EL ETERNO CONFLICTO ENTRE TURCOS Y KURDOS
Después de más de una semana de enfrentamientos en los que han fallecido más de un centenar de miembros del Partido de los Trabajadores Kurdos, (PKK) y una decena de soldados turcos, el Estado Mayor del Ejército turco ha anunciado la retirada de sus tropas del norte de Irak. La guerra asimétrica y no declarada que enfrenta desde hace casi un cuarto de siglo al PKK, que reclama más derechos para minoría kurda de Turquía, con el Estado turco, ha alcanzado tal nivel de tensión en los últimos días que el mismo George Bush se vio obligado a pedir a las autoridades turcas que pararan su incursión en Irak por miedo a que este conflicto desestabilizara aún más la ya de por sí inestable situación irakí.
No es la primera vez que Turquía invade el norte de este país con el pretexto de erradicar las bases del PKK y, de hecho, desde 1991 tiene dos bases militares instaladas en el Kurdistán iraquí. En este sentido, hay muchas voces que señalan que el despliegue de cien mil soldados para luchar contra una organización que desde la detención de su líder Abdoalah Ocalan está muy debilitada, -y que incluso ha ofrecido en varias ocasiones un alto el fuego que ha sido sistemáticamente rechazado por las autoridades turcas-, resulta sospechosamente excesivo.
Parece que el verdadero móvil de este tipo de acciones es recuperar influencia en la zona de Oriente Medio y Asia Central, impidiendo que llegue a buen término el plan del Senado estadounidense de dividir Irak en tres estados federales, uno de ellos de autonomía kurda, que se haría con el control de la ciudad petrolífera de Kirkuk.

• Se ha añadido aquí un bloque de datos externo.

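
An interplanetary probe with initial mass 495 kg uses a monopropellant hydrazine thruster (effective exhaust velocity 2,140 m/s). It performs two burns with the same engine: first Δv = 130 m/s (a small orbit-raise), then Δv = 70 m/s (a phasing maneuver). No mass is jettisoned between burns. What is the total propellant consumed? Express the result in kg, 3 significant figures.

After the first burn: m = 495 × exp(−130/2140.0) = 495 × 0.94106 = 465.825 kg.
After the second burn: m = 465.825 × exp(−70/2140.0) = 465.825 × 0.96782 = 450.835 kg.
Total propellant = m₀ − m_final = 495 − 450.835 = 44.165 kg.

total propellant consumed ≈ 44.2 kg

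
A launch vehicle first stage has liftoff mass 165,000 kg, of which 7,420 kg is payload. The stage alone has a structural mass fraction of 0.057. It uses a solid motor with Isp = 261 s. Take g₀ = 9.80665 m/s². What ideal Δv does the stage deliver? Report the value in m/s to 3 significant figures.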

Por otra parte, la incursión también buscaría, de cara a la opinión pública turca, acallar a quienes creen que un gobierno de carácter religioso puede ser tan nacionalista como uno laico. Sea como fuere, resulta preocupante el empeño de Turquía e desestabilizar una de las pocas zonas tranquilas y prósperas del avispero Iraquí.
LA PRESENCIA ESPAÑOLA EN EL EXTERIOR
Telefónica ha cerrado un ejercicio extraordinario, con unos beneficios que rozan los 9.000 millones de euros y que suponen un incremento notable, del 42,9 por ciento. Incluso descontando los beneficios extraordinarios, el resultado muestra un crecimiento sólido y que está cimentado sobre la base de la ampliación del negocio. Los beneficios de las empresas son dos vertientes de un mismo proceso en el mercado. Por un lado, medida del éxito con que han contribuido a crear valor sin para ello utilizar recursos muy necesarios en otras empresas. Y por otro, es la recompensa por haberlo hecho. Comprender el papel de beneficios y pérdidas en el mercado es esencial.

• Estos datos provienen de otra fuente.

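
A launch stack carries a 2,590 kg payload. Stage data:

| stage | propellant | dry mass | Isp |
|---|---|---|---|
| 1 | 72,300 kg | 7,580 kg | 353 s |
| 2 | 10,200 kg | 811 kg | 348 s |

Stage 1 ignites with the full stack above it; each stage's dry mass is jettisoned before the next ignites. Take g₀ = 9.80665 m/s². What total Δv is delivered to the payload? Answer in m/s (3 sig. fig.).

Δv ≈ 9870 m/s

Ignition mass of stage 1 = 72,300+7,580 + 10,200+811 + 2,590 = 93,481 kg.
Stage 1: m₀ = 93,481 kg, m_f = 93,481 − 72,300 = 21,181 kg; Δv = 353×9.80665×ln(4.413) = 3461.7×1.4847 ≈ 5139 m/s.
Stage 2: m₀ = 13,601 kg, m_f = 13,601 − 10,200 = 3,401 kg; Δv = 348×9.80665×ln(3.999) = 3412.7×1.3861 ≈ 4730 m/s.
Total Δv = 5139 + 4730 = 9869 m/s.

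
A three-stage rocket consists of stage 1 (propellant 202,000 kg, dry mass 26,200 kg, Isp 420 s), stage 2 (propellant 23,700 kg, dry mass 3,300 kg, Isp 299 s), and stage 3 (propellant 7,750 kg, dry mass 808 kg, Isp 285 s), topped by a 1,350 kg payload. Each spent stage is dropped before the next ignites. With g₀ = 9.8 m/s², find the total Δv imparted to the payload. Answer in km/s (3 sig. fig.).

Δv ≈ 13.2 km/s

Ignition mass of stage 1 = 202,000+26,200 + 23,700+3,300 + 7,750+808 + 1,350 = 265,108 kg.
Stage 1: m₀ = 265,108 kg, m_f = 265,108 − 202,000 = 63,108 kg; Δv = 420×9.8×ln(4.201) = 4116.0×1.4353 ≈ 5908 m/s.
Stage 2: m₀ = 36,908 kg, m_f = 36,908 − 23,700 = 13,208 kg; Δv = 299×9.8×ln(2.794) = 2930.2×1.0276 ≈ 3011 m/s.
Stage 3: m₀ = 9,908 kg, m_f = 9,908 − 7,750 = 2,158 kg; Δv = 285×9.8×ln(4.591) = 2793.0×1.5242 ≈ 4257 m/s.
Total Δv = 5908 + 3011 + 4257 = 13176 m/s.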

Pero más allá del resultado de esta compañía, es de destacar el creciente papel de las empresas españolas con presencia en el exterior que se han convertido en auténticas multinacionales. Un mundo abierto e interrelacionado, que hemos dado en llamar globalizado, tiene por fuerza que hacer buenas viejas pretensiones que parecían utópicas y eliminar las fronteras.

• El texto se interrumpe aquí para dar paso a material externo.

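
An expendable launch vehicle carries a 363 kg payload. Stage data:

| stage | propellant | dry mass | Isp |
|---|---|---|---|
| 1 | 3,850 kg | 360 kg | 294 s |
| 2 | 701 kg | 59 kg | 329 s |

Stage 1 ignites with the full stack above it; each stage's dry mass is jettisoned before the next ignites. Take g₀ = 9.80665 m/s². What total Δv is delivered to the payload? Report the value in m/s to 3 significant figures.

Δv ≈ 6850 m/s

Ignition mass of stage 1 = 3,850+360 + 701+59 + 363 = 5,333 kg.
Stage 1: m₀ = 5,333 kg, m_f = 5,333 − 3,850 = 1,483 kg; Δv = 294×9.80665×ln(3.596) = 2883.2×1.2798 ≈ 3690 m/s.
Stage 2: m₀ = 1,123 kg, m_f = 1,123 − 701 = 422 kg; Δv = 329×9.80665×ln(2.661) = 3226.4×0.9788 ≈ 3158 m/s.
Total Δv = 3690 + 3158 = 6848 m/s.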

No todos los países donde operan nuestras grandes empresas abanderan el mismo respeto por la propiedad y por el comercio. Y es ahí donde cobra un papel irrenunciable nuestro Gobierno. Su política exterior tiene que tener como una de sus principales guías la defensa de los legítimos intereses españoles en el exterior. Ése es uno de los principales retos del Gobierno que salga de las elecciones generales del 9-M que están a una semana escasa de producirse.